Talent on Main Street
JOEL MARTIN | Hagadone News Network | UPDATED 8 months AGO
Joel Martin has been with the Columbia Basin Herald for more than 25 years in a variety of roles and is the most-tenured employee in the building. Martin is a married father of eight and enjoys spending time with his children and his wife, Christina. He is passionate about the paper’s mission of informing the people of the Columbia Basin because he knows it is important to record the history of the communities the publication serves. | April 16, 2025 1:20 AM
COULEE CITY — Seven local businesses played host to artists from the Basin at the third annual Coulee City Art Walk on Friday.
The walk brought a pretty good-sized turnout to the town of about 600, said Don Nutt, owner of Cariboo Trail Studio and the organizer of the event,
“It’s kind of been in waves,” Nutt said. “I stepped out just for a second, and all the parking spaces were pretty much filled on Main Street. And the next time I looked, there weren’t very many there, so I think it’s just going to be a lot of people filtering in here and there.”

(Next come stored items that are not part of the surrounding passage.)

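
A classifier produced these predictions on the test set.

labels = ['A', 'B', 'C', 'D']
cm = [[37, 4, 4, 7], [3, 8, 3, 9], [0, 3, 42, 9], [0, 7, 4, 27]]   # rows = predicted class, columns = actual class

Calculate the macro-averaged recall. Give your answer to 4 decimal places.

Per-class recall (TP/(TP+FN)):
  A: TP=37, FN=3+0+0=3 → 37/40 = 0.92500
  B: TP=8, FN=4+3+7=14 → 8/22 = 0.36364
  C: TP=42, FN=4+3+4=11 → 42/53 = 0.79245
  D: TP=27, FN=7+9+9=25 → 27/52 = 0.51923
Macro-recall = mean = (0.92500 + 0.36364 + 0.79245 + 0.51923) / 4 = 0.6501

0.6501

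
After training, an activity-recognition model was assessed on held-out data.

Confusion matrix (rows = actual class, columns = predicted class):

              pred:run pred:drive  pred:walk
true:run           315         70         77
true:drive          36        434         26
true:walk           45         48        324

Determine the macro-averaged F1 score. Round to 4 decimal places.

0.7768

Per-class F1 score (2·TP/(2·TP+FP+FN)):
  run: TP=315, FP=36+45=81, FN=70+77=147 → 630/858 = 0.73427
  drive: TP=434, FP=70+48=118, FN=36+26=62 → 868/1048 = 0.82824
  walk: TP=324, FP=77+26=103, FN=45+48=93 → 648/844 = 0.76777
Macro-F1 score = mean = (0.73427 + 0.82824 + 0.76777) / 3 = 0.7768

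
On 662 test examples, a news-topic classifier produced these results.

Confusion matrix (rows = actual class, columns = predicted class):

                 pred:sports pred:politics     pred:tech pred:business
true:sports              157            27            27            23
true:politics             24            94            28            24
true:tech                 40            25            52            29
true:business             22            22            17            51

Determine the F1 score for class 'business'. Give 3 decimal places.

0.427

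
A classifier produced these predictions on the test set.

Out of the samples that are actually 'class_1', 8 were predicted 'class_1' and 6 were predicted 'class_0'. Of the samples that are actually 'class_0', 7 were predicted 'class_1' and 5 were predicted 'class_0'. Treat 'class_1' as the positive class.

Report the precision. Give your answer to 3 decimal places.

0.533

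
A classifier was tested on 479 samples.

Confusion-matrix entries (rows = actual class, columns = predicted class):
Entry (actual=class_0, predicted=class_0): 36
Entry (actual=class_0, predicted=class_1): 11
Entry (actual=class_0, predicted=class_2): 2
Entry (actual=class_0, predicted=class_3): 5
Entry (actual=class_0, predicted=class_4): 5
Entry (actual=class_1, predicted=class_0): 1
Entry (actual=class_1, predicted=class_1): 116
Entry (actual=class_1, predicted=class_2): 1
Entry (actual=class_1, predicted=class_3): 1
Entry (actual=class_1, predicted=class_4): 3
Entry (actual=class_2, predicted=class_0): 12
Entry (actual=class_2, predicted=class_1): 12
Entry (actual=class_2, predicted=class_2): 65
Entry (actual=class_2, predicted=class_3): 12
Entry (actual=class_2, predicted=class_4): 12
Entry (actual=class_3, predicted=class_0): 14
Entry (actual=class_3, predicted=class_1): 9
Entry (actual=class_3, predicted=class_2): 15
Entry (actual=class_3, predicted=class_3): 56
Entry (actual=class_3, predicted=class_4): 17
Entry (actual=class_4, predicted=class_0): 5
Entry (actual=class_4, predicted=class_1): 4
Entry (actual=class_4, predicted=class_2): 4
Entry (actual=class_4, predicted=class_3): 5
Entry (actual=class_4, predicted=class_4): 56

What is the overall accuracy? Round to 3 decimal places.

Accuracy = trace / total = (36+116+65+56+56=329) / 479 = 329/479 = 0.687

0.687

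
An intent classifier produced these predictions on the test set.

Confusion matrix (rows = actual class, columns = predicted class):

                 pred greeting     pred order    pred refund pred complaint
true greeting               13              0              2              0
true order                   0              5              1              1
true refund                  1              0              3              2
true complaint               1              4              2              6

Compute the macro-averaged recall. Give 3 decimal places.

Per-class recall (TP/(TP+FN)):
  greeting: TP=13, FN=0+2+0=2 → 13/15 = 0.8667
  order: TP=5, FN=0+1+1=2 → 5/7 = 0.7143
  refund: TP=3, FN=1+0+2=3 → 3/6 = 0.5000
  complaint: TP=6, FN=1+4+2=7 → 6/13 = 0.4615
Macro-recall = mean = (0.8667 + 0.7143 + 0.5000 + 0.4615) / 4 = 0.636

0.636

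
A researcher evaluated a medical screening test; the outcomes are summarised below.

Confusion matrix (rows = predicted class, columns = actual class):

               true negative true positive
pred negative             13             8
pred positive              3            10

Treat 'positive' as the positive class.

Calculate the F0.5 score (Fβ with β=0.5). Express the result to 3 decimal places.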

The artists included painters, authors, sculptors and woodworkers. The tour covered four blocks of Coulee City’s Main Street and began at Cariboo Trail Studio. The second stop was Valley Agronomics, where painter Valerie Sater was showing her custom acrylic paintings. Sater, who lives in Ford, about 25 miles northwest of Spokane, usually works on commission. People send her photos of a pet or a loved one and she paints from that, she said.
“I’ve been drawing since I was 10, 11, 12,” Sater said. “But as far as painting, that’s just been in the last 20 years. It just keeps getting a little bit bigger and a little bit more … (Most of) what I do is Christmas and birthdays and holidays and memorials.”
This was Sater’s first time exhibiting her art, she said. Among the offerings on display were a portrait of three of her horses dipping down to drink, a memorial painting of a baby with his grandfather and an adobe building in Arizona.
“I loved all the texture in (the adobe) and how close a lot of the colors were. It made it a challenge to separate so it didn’t look like just one door,” Sater said.
Karen Reffett of Moses Lake had a wall of pencil drawings on display at Spokane Teachers Credit Union. She, too, was showing for the first time.
“I’ve never done a show because I’ve never had enough stuff framed at one time to display,” she said. “It’s hard to show (art) that’s just in a shrink-wrap on a foam core. And then when you sell something like that, the framers don’t want to trim it, even though I say trim it if you need to.”
There were authors out as well. Local history gurus John Kemble and Dan Bolyard had a table at the Thompson Hotel with their books and some vintage photos of the local area. And SaDonna Heathman was at the Coulee City Library with some drawings and covers of the children’s book she’s preparing to publish called “Sploot!” Splooting, she explained, is when squirrels sprawl on the ground during very hot weather and don’t move even when people get close to them.
“I thought that was pretty funny and I thought the word ‘sploot’ was hilarious, and I thought that would be a great thing for kids to know more about,” Heathman said. “I started writing a little manuscript and pulled images online to try to visually direct my story.”
Heathman made contact with an illustrator in North Dakota, she said, who made drawings to go with the story. Then she taught herself to work with graphic design software to lay out the book.
“The last page is all about splooting,” she said. “It’s to teach kids a little bit of science about what to do if you see an animal doing this, why they do it and things like that.”
At the other end of Main Street, the Highlighters Art Club galley hosted not only the club’s own work, but also a children’s art contest.
“They invite any children who are school-aged to enter the contest with any piece of art,” said Jennifer Schuh, who teaches art for the Coulee-Hartline School District. “I can be photographs, it can be painting, it can be ink, pencil, crochet.”
The show wasn’t as busy as it had been in years past, Nutt said.
“The first time we did this, we had 400 or 500 people here and it was quite the madhouse,” he said. “This year so far it seems like a couple of hundred, which is fine. As long as people have a good time.”